Леон последовал за ней, оркестр заиграл кадриль.
Только они заняли свое место, «принцесса» сказала:
– Боюсь, я не смогу танцевать. У меня подкашиваются ноги и так ноет сердце… Мне надо на воздух… Уведите меня отсюда.
Пораженный Леон едва успел подхватить ее.
– Бога ради, Нита… Принцесса! – воскликнул он. – Что с вами?
– Идемте же! – оборвала его Маргарита, таща к застекленной двери в сад.
И вовремя: ведь стоило взволнованному Мальвуа отвести взгляд от нее, он заметил бы, как Нита, настоящая Нита, входит в залу под руку со своим кавалером.
Но он ничего не заметил: Маргарита успела отдернуть щеколду и увлечь его наружу.
– Закройте дверь! – приказала она.
Леон подчинился. Графиня заговорила снова:
– Мне так тяжко, господин Мальвуа. У меня никого нет! Мне страшно, очень страшно!
Леон, видя, как она дрожит, слегка обнял ее. Она прижалась к нему, тяжело дыша.
– Вам холодно в этом воздушном наряде… – сказал нотариус. – Вы вся дрожите.
– Пустяки! – сказала она. – Напротив, я горю, да, горю. Боже мой, господин Мальвуа, что вы обо мне подумаете…
– Я могу думать о вас только сердцем, сударыня, – проговорил Леон. – Для меня вы чисты, как ангел!
– Благодарю, о, благодарю вас! Роза мне так много говорила о вас, как вы великодушны, добры! Нам нельзя оставаться здесь, – продолжала она, вся трепеща. – Вы правы, сырость так и пробирает. Пойдемте! Но куда?
И она изобразила такое неподдельное отчаяние, что сердце Леона невольно сжалось. Вдруг она сказала:
– Пусть говорят и думают все что угодно! Пойдемте ко мне! Хочу, чтобы вы пошли ко мне!
Леон колебался.
– Вы боитесь? – спросила она.
Леон взял ее под руку, и они пошли вдоль задней стены дворца. Из окон падал снопами свет, но за запотевшими стеклами различались лишь неясные тени.
Пара молча поднялась по отлогому склону к обсаженной высокими деревьями аллее, соединявшей малый дворец с покоями графа.
Сквозь толстые стены до них доносились звуки бала, музыка и гомон.

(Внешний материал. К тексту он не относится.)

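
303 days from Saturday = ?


Monday

Start: Saturday (index 5)
(5 + 303) mod 7
= 308 mod 7
= 0
Index 0 → Monday


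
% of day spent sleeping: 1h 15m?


Time: 75 minutes
Day: 1440 minutes
Percentage = (75/1440) × 100 ≈ 5.2%

5.2%


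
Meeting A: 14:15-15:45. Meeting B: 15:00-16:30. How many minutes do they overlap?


Meeting A: 855-945 (in minutes from midnight)
Meeting B: 900-990
Overlap start = max(855, 900) = 900
Overlap end = min(945, 990) = 945
Overlap = max(0, 945 - 900) = 45 min

45 minutes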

Маргарита остановилась перед застекленной дверью второго этажа, над бильярдной.
Оттуда, из-за задернутых занавесей, еле сочился тусклый свет.
Маргарита пальцем указала комнату графа и трагически прошептала:
– Там умирает человек из-за того, что хотел защитить меня!
Она двинулась дальше.
Одних этих слов достаточно, чтоб убедиться, сколь беспредельна была ее наглость. К цели она шла напролом, пользуясь любым оружием и действуя с той неколебимой твердостью, которая, по общему убеждению, присуща лишь поборникам правого дела.

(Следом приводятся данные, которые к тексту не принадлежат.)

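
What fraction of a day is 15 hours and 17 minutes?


Total minutes: 15×60 + 17 = 917
Day = 24×60 = 1440 minutes
Fraction = 917/1440 ≈ 0.6368
As a percentage: 917/1440 × 100 ≈ 63.68%

0.6368 (63.68%)


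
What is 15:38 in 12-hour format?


3:38 PM

Hour: 15
15 - 12 = 3 → PM


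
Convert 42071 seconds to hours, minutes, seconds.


11h 41m 11s

Hours: 42071 ÷ 3600 = 11 remainder 2471
Minutes: 2471 ÷ 60 = 41 remainder 11
Seconds: 11


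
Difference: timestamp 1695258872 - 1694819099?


439773 seconds (122.2 hours / 5.09 days)

Difference = 1695258872 - 1694819099 = 439773 seconds
In hours: 439773 / 3600 ≈ 122.2
In days: 439773 / 86400 ≈ 5.09


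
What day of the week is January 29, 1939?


Sunday

Zeller's congruence:
q=29, m=13, k=38, j=19
h = (29 + ⌊13×14/5⌋ + 38 + ⌊38/4⌋ + ⌊19/4⌋ - 2×19) mod 7
= (29 + 36 + 38 + 9 + 4 - 38) mod 7
= 78 mod 7 = 1
h=1 → Sunday


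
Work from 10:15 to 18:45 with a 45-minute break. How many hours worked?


7h 45m (465 minutes)

Total time = (18×60+45) - (10×60+15)
= 1125 - 615 = 510 min
Minus break: 510 - 45 = 465 min
= 7h 45m


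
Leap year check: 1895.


Rules: divisible by 4 AND (not by 100 OR by 400)
1895 ÷ 4 = 473 remainder 3 → not divisible by 4
Not divisible by 4 → not a leap year

No


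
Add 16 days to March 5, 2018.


March 21, 2018

Start: March 5, 2018
Add 16 days
March 5 + 16 = March 21, 2018


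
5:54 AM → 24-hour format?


Input: 5:54 AM
AM hour stays: 5

05:54


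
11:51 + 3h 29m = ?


15:20

Start: 711 minutes from midnight
Add: 209 minutes
Total: 920 minutes
Hours: 920 ÷ 60 = 15 remainder 20


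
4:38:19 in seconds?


Hours: 4 × 3600 = 14400
Minutes: 38 × 60 = 2280
Seconds: 19
Total = 14400 + 2280 + 19 = 16699

16699 seconds


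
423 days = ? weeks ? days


Weeks: 423 ÷ 7 = 60 remainder 3

60 weeks 3 days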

У Леона кровь застыла в жилах, но мозг пылал.
Они подошли к двери флигеля. Маргарита отворила ее. В доме никого не было, что она прекрасно знала, распорядившись под благовидным предлогом удалить всю прислугу Ниты.

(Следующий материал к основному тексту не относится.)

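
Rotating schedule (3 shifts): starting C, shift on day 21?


Shift B

Shifts: A, B, C
Start: C (index 2)
Day 21: (2 + 21 - 1) mod 3
= 22 mod 3
= 1
Index 1 → shift B


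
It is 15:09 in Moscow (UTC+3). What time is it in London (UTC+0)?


12:09

Time difference = UTC+0 - UTC+3 = -3 hours
New hour = (15 -3) mod 24
= 12 mod 24 = 12
Minutes unchanged → 12:09


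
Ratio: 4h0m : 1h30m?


8:3 (2.67)

Duration 1: 240 minutes
Duration 2: 90 minutes
Ratio = 240:90
GCD = 30
Simplified = 8:3
As a decimal: 8/3 ≈ 2.67


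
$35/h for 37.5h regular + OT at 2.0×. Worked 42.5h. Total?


$1662.50

Regular: 37.5h × $35 = $1312.50
Overtime: 42.5 - 37.5 = 5.0h
OT pay: 5.0h × $35 × 2.0 = $350.00
Total = $1312.50 + $350.00 = $1662.50


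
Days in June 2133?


30 days

Month: June (month 6)
June has 30 days


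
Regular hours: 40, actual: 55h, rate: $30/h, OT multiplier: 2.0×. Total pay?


Regular: 40h × $30 = $1200.00
Overtime: 55 - 40 = 15h
OT pay: 15h × $30 × 2.0 = $900.00
Total = $1200.00 + $900.00 = $2100.00

$2100.00


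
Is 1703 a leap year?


No

Rules: divisible by 4 AND (not by 100 OR by 400)
1703 ÷ 4 = 425 remainder 3 → not divisible by 4
Not divisible by 4 → not a leap year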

Пройдя прихожую, они попали в освещенную единственной лампой гостиную.
– Садитесь, господин Мальвуа, – сказала она, – вы у меня. Вы, молодой мужчина, находитесь в доме принцессы Ниты де Клар!
Леон сел, она осталась стоять. Леон смотрел на нее.
Сомнение ни на миг не закралось в его голову. Она подняла руку к маске, как бы собираясь открыть лицо, но снова отвела руку.
– Нет! – прошептала она. – О нет! Маска придает мне храбрости. Если бы вы видели мое лицо, я бы краснела, бледнела, дрожала. Мне нужна эта заслонка, а то не хватит духу!
Леон хранил молчание. Он ждал, охваченный вместе страхом и надеждой. Она порывисто сдернула шелковую шаль, как бы ненароком брошенную на круглый столик. Под шалью лежала пара пистолетов. Виконт Аннибал выполнил поручение.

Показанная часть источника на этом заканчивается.